Immediately after The Morning Show on Arise TV, on May 25, I hit the expressway. I was curious. I also wanted to honour Chief Olusegun Osoba, after whom the new edifice is named. Chief Osoba may have been a two-time Governor (Social Democratic Party and Alliance for Democracy), he may be known today as a co-founder and chieftain of the All Progressives Congress (APC), but his main bona fide is in journalism – the profession where he proved his mettle, and rose to become a living legend of the art and craft of newspaper reporting. At 82, Chief Osoba identifies himself first and foremost as a newspaper reporter. He was the man who as a Daily Times correspondent discovered the bullet-ridden body of Prime Minister Tafawa Balewa in January 1966. He also reported the civil war. He was the only reporter of his time who had a telephone at home. He also had a Vespa scooter. He broke stories, gained many scoops and took the paths where angels of the trade feared to tread. Reporter, sub-editor, deputy editor, editor, General Manager, Managing Director from Daily Times to The Herald, to The Sketch newspaper and back to The Daily Times in 1984, Osoba’s story is well told in his autobiography, Battlelines: Adventures in Journalism and Politics which, in my view, is a must read. Osoba, first Nieman Fellow in Journalism from Nigeria, is highly revered, deservedly.
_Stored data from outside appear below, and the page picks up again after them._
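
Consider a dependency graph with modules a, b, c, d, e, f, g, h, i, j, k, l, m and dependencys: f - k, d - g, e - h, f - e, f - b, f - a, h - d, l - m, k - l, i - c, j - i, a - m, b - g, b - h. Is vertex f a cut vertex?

Yes

Deleting f raises the number of components from 2 to 3, so f is a cut vertex.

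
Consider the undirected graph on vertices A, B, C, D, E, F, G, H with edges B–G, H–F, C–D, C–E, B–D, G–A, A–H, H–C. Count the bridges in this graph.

The edges on the cycle B-G-A-H-C-D-B are not bridges since each lies on that cycle.
But removing H–F disconnects H from F; removing C–E disconnects C from E — these are bridges.
That makes 2 bridges.

2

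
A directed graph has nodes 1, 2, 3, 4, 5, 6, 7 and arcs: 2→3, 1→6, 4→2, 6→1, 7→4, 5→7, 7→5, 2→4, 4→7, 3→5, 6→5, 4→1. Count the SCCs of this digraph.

{1, 2, 3, 4, 5, 6, 7} are all mutually reachable — one SCC of size 7.
That gives 1 strongly connected component.

1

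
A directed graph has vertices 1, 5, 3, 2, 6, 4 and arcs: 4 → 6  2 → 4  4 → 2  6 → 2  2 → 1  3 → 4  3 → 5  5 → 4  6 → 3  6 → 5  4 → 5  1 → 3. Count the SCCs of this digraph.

1

{1, 2, 3, 4, 5, 6} are all mutually reachable — one SCC of size 6.
That gives 1 strongly connected component.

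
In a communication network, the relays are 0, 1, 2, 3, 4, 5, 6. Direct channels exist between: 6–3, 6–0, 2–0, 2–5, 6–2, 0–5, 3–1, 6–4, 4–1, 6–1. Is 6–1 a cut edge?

After removing 6–1, the path 6-3-1 still connects them, so the edge is not a bridge.

No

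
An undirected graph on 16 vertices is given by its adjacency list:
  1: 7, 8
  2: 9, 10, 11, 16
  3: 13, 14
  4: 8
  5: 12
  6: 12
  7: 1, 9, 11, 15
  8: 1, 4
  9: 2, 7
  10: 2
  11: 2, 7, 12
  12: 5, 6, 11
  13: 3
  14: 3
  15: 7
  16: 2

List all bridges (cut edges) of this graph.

The edges on the cycle 9-7-11-2-9 are not bridges since each lies on that cycle.
But removing 7-1 disconnects 7 from 1; removing 11-12 disconnects 11 from 12; removing 13-3 disconnects 13 from 3; removing 16-2 disconnects 16 from 2 — these are bridges.
In total 11 edges are bridges.

1-7, 1-8, 10-2, 11-12, 12-5, 12-6, 13-3, 14-3, 15-7, 16-2, 4-8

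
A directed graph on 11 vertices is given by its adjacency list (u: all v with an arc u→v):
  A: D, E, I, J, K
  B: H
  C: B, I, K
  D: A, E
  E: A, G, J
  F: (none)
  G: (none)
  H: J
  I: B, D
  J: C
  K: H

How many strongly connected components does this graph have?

3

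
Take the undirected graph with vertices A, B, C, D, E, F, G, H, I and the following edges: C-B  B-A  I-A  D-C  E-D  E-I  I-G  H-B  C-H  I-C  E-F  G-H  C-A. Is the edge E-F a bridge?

Yes

Removing E-F leaves no path between E and F: the component count goes from 1 to 2. So it is a bridge.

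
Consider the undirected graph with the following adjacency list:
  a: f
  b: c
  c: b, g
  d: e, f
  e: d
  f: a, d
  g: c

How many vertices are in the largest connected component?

Starting from b we can reach b, c, g. That is one component of size 3.
Starting from a we can reach a, d, e, f. That is one component of size 4.
The largest has 4 vertices.

4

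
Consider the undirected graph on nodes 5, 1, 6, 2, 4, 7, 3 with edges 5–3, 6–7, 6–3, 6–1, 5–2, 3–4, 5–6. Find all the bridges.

The edges on the cycle 5-6-3-5 are not bridges since each lies on that cycle.
But removing 6–7 disconnects 6 from 7; removing 6–1 disconnects 6 from 1; removing 3–4 disconnects 3 from 4; removing 5–2 disconnects 5 from 2 — these are bridges.

1-6, 2-5, 3-4, 6-7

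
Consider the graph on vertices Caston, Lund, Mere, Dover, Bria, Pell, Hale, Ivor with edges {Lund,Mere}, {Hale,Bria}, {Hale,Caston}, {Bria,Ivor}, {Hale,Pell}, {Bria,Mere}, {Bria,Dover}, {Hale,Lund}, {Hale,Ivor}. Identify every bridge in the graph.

The edges on the cycle Hale-Bria-Mere-Lund-Hale are not bridges since each lies on that cycle.
But removing Caston - Hale disconnects Caston from Hale; removing Dover - Bria disconnects Dover from Bria; removing Hale - Pell disconnects Hale from Pell — these are bridges.

Bria-Dover, Caston-Hale, Hale-Pell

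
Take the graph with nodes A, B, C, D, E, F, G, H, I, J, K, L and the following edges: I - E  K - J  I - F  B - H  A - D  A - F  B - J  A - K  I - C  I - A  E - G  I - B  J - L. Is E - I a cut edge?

Yes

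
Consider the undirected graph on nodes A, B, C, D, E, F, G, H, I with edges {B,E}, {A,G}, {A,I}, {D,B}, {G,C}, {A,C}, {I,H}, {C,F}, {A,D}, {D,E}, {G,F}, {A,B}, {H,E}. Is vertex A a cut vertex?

Deleting A raises the number of components from 1 to 2, so A is a cut vertex.

Yes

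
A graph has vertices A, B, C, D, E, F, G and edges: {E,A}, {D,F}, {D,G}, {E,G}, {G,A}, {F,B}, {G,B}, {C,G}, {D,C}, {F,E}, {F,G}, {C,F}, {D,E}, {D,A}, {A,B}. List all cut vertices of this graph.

none

Removing G, for instance, still leaves 1 component. No single vertex removal increases the component count — the graph has no articulation points.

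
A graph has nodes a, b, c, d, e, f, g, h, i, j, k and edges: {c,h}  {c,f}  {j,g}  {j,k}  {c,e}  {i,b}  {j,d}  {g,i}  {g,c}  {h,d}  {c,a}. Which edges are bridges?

The edges on the cycle j-g-c-h-d-j are not bridges since each lies on that cycle.
But removing a–c disconnects a from c; removing j–k disconnects j from k; removing i–b disconnects i from b; removing c–f disconnects c from f — these are bridges.
In total 6 edges are bridges.

a-c, b-i, c-e, c-f, g-i, j-k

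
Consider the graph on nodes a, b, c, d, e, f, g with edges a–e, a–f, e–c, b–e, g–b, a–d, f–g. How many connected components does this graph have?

1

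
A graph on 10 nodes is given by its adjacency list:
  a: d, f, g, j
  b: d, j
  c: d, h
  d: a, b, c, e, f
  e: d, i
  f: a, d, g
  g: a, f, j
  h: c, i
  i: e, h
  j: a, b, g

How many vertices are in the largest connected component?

10

Starting from a we can reach a, b, c, d, e, f, g, h, i, j. That is one component of size 10.
The largest has 10 vertices.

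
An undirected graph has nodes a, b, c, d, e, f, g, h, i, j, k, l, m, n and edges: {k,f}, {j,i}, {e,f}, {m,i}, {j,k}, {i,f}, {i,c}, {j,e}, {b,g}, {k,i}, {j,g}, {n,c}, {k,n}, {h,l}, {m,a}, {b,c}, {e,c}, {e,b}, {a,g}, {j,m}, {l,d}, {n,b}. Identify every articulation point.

Removing l increases the component count from 2 to 3, so l is a cut vertex.
By contrast removing h leaves 2 components; it is not a cut vertex. No other vertex is a cut vertex either.

l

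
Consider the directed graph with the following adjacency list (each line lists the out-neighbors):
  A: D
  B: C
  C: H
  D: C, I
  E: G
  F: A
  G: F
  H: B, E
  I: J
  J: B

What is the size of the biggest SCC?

10

{A, B, C, D, E, F, G, H, I, J} are all mutually reachable — one SCC of size 10.
The largest has 10 vertices.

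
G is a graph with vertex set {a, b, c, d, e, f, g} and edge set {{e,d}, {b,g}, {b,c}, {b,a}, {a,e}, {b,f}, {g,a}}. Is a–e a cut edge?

Yes

Removing a–e leaves no path between a and e: the component count goes from 1 to 2. So it is a bridge.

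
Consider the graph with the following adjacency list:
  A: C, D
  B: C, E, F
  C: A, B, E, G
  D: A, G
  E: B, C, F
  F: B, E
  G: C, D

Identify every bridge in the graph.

The edges on the cycle C-A-D-G-C are not bridges since each lies on that cycle.
Every edge lies on some cycle, so there are no bridges.

none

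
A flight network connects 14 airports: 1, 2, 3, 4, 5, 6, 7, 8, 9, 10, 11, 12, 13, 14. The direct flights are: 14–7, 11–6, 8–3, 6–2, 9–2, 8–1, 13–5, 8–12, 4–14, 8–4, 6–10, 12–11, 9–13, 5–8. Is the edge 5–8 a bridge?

After removing 5–8, the path 5-13-9-2-6-11-12-8 still connects them, so the edge is not a bridge.

No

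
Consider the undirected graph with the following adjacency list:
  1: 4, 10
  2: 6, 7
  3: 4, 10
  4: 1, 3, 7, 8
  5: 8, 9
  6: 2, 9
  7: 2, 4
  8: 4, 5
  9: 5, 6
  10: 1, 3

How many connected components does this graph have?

Starting from 1 we can reach 1, 2, 3, 4, 5, 6, 7, 8, 9, 10. That is one component of size 10.
Total: 1 component.

1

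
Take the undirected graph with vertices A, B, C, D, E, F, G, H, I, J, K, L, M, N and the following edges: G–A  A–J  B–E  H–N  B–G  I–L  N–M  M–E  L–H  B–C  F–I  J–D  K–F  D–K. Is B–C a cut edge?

Removing B–C leaves no path between B and C: the component count goes from 1 to 2. So it is a bridge.

Yes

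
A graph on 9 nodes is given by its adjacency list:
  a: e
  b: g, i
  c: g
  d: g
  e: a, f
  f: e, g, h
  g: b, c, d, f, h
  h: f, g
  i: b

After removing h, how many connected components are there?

1

With h gone, the remaining components are: {a, b, c, d, e, f, g, i}.
That is 1 component.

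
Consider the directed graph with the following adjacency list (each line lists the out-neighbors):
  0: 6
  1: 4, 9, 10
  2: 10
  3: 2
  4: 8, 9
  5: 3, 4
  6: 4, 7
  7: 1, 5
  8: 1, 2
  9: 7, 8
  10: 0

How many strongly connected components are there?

{0, 1, 2, 3, 4, 5, 6, 7, 8, 9, 10} are all mutually reachable — one SCC of size 11.
That gives 1 strongly connected component.

1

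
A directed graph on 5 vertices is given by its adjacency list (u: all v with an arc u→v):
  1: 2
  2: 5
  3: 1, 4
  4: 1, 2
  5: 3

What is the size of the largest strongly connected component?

{1, 2, 3, 4, 5} are all mutually reachable — one SCC of size 5.
The largest has 5 vertices.

5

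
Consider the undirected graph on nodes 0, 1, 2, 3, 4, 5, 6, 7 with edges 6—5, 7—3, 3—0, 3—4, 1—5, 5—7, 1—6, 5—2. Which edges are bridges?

0-3, 2-5, 3-4, 3-7, 5-7

The edges on the cycle 1-6-5-1 are not bridges since each lies on that cycle.
But removing 7—3 disconnects 7 from 3; removing 3—0 disconnects 3 from 0; removing 5—7 disconnects 5 from 7; removing 3—4 disconnects 3 from 4 — these are bridges.
In total 5 edges are bridges.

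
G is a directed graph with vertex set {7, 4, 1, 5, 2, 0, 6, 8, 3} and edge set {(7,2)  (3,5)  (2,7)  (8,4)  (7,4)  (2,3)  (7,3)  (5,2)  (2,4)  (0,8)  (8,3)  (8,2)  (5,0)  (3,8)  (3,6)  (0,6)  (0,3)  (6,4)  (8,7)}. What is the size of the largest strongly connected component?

{0, 2, 3, 5, 7, 8} are all mutually reachable — one SCC of size 6.
{1} is an SCC by itself.
{6} is an SCC by itself.
{4} is an SCC by itself.
The largest has 6 vertices.

6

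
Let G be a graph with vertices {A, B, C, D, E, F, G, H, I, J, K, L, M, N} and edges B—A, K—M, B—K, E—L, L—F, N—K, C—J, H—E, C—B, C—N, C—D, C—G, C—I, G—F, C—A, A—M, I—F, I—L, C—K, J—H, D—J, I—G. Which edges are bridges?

none

The edges on the cycle C-N-K-C are not bridges since each lies on that cycle.
Every edge lies on some cycle, so there are no bridges.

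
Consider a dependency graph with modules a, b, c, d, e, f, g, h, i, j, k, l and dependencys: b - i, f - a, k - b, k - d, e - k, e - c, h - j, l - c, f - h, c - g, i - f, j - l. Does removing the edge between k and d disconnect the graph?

Yes

Removing k - d leaves no path between k and d: the component count goes from 1 to 2. So it is a bridge.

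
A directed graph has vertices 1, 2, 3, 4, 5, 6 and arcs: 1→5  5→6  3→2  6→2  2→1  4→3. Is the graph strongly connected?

There is no directed path from 3 to 4, so the graph is not strongly connected.

No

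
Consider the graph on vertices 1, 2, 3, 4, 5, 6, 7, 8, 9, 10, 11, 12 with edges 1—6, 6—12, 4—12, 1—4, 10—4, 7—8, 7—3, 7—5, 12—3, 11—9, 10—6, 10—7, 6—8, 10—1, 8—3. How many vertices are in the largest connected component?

9

2 is isolated — a component by itself.
Starting from 9 we can reach 9, 11. That is one component of size 2.
Starting from 1 we can reach 1, 3, 4, 5, 6, 7, 8, 10, 12. That is one component of size 9.
The largest has 9 vertices.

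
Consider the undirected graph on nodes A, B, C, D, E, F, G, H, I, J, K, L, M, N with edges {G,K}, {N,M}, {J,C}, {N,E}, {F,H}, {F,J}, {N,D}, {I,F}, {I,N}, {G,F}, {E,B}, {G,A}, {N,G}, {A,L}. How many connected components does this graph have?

1

Starting from A we can reach A, B, C, D, E, F, G, H, I, J, K, L, M, N. That is one component of size 14.
Total: 1 component.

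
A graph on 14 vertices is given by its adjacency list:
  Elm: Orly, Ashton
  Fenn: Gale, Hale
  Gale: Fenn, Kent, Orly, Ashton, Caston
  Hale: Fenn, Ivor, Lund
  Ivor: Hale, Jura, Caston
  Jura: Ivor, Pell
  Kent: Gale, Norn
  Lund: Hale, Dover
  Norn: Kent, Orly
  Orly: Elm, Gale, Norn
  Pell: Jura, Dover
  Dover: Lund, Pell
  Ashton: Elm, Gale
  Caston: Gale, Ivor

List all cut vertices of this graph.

Removing Gale increases the component count from 1 to 2, so Gale is a cut vertex.
By contrast removing Ashton leaves 1 component; it is not a cut vertex. No other vertex is a cut vertex either.

Gale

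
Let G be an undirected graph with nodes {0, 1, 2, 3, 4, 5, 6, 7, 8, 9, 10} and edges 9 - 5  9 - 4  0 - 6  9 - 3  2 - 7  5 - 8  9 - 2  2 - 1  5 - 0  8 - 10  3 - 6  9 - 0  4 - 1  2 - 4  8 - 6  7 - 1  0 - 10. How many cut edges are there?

The edges on the cycle 2-7-1-2 are not bridges since each lies on that cycle.
Every edge lies on some cycle, so there are no bridges.

0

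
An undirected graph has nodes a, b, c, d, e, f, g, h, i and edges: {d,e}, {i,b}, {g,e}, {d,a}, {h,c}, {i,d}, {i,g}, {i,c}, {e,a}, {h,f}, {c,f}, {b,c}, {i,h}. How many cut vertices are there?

1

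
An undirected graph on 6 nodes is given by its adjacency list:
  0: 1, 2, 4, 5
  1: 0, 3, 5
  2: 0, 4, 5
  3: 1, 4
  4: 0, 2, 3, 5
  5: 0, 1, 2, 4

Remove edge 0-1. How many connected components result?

1

0 and 1 are still connected via 0-5-1, so the component count stays at 1.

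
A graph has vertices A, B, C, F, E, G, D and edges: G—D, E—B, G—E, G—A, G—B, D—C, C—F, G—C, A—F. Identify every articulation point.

G

Removing G increases the component count from 1 to 2, so G is a cut vertex.
By contrast removing A leaves 1 component; it is not a cut vertex. No other vertex is a cut vertex either.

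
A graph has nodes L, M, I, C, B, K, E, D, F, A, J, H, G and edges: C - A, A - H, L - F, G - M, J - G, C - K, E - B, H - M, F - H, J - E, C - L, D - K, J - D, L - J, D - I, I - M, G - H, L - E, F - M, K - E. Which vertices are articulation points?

Removing E increases the component count from 1 to 2, so E is a cut vertex.
By contrast removing M leaves 1 component; it is not a cut vertex. No other vertex is a cut vertex either.

E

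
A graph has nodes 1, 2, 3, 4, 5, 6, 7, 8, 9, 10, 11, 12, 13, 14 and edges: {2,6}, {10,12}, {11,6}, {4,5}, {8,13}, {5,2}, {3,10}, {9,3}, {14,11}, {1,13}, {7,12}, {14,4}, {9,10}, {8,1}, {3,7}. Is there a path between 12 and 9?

Yes

From 12 we can reach 3, 7, 9, 10, 12, which includes 9.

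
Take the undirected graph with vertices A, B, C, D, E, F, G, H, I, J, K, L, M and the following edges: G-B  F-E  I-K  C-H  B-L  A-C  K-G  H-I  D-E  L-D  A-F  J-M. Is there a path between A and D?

Yes

From A we can reach A, B, C, D, E, F, G, H, I, K, L, which includes D.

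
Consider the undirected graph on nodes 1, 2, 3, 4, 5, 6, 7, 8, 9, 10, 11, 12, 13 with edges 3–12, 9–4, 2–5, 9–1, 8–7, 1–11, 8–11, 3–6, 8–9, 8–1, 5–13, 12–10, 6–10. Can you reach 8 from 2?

The component containing 2 is {2, 5, 13}, and 8 is not in it.

No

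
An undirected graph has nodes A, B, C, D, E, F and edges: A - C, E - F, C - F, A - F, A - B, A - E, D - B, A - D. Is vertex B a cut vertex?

Deleting B leaves 1 component (was 1) (its neighbors A, D remain connected to each other), so B is not a cut vertex.

No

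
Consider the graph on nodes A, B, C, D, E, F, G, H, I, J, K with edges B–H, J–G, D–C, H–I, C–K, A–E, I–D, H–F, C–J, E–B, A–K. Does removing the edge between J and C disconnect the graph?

Removing J–C leaves no path between J and C: the component count goes from 1 to 2. So it is a bridge.

Yes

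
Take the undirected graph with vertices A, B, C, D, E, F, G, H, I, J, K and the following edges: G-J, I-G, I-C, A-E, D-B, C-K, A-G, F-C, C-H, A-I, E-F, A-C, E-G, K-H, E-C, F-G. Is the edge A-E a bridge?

After removing A-E, the path A-G-E still connects them, so the edge is not a bridge.

No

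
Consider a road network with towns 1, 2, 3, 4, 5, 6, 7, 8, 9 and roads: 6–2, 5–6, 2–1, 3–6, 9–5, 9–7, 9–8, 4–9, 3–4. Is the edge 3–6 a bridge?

No

After removing 3–6, the path 3-4-9-5-6 still connects them, so the edge is not a bridge.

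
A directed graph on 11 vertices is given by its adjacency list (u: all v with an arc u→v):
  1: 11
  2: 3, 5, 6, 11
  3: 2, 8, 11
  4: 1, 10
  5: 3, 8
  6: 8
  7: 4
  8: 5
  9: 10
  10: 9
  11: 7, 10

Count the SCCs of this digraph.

3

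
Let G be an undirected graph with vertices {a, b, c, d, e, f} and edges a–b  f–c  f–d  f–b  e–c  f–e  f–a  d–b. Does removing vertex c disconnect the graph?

Deleting c leaves 1 component (was 1) (its neighbors e, f remain connected to each other), so c is not a cut vertex.

No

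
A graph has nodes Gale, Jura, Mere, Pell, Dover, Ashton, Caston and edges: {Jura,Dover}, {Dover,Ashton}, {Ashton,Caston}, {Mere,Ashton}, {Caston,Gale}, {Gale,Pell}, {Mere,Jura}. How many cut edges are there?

3

The edges on the cycle Mere-Jura-Dover-Ashton-Mere are not bridges since each lies on that cycle.
But removing Ashton-Caston disconnects Ashton from Caston; removing Gale-Pell disconnects Gale from Pell; removing Caston-Gale disconnects Caston from Gale — these are bridges.
That makes 3 bridges.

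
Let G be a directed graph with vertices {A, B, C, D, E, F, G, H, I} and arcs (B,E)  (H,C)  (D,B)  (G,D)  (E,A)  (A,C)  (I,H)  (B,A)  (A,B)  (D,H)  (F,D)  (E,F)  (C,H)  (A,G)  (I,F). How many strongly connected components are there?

3

{A, B, D, E, F, G} are all mutually reachable — one SCC of size 6.
{C, H} are all mutually reachable — one SCC of size 2.
{I} is an SCC by itself.
That gives 3 strongly connected components.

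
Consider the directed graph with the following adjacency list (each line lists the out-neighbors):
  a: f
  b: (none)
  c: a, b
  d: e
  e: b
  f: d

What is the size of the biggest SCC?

1

{c} is an SCC by itself.
{b} is an SCC by itself.
{d} is an SCC by itself.
{a} is an SCC by itself.
{e} is an SCC by itself.
(and 1 more singleton SCC)
The largest has 1 vertex.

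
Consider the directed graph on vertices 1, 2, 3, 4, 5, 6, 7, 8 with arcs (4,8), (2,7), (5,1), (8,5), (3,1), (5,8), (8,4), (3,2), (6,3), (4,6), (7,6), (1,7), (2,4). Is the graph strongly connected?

From 2 we can reach every vertex (1, 2, 3, 4, 5, 6, 7, 8), and every vertex can reach 2 (1, 2, 3, 4, 5, 6, 7, 8). So the whole graph is one strongly connected component.

Yes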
Governor Dapo Abiodun has built a befitting media work station to honour him. Even if they were not in the same political party, there is no other person more deserving of the honour. In the past week, as Prince Dapo Abiodun marks his second anniversary in office, he has been showcasing his achievements in various sectors of the state economy and how well he has fulfilled his campaign promises and delivered on them. I was asked to say a few words at the event, and I made it clear that I am impressed. Ethnic one-upmanship is the biggest problem in Ogun State. By playing neutral and liberal politics, Prince Abiodun has been able to stay above the fray.
The high moment of the event was when Chief Olusegun Osoba disclosed that the last time he got a good reception at the Ogun State Secretariat was his last day in office in 2003. For eight years, his immediate successor declared him a persona non grata. For another eight years, another successor fought him. And yet, 18 years later, he returned to see a Press Centre being commissioned in his honour. He said he wore an “aso etu”, a special Yoruba garment, to show how important the event was for him. Many lessons to be learnt from Osoba and Dapo Abiodun’s examples. Thank you, Governor Abiodun. Congratulations, Chief Osoba.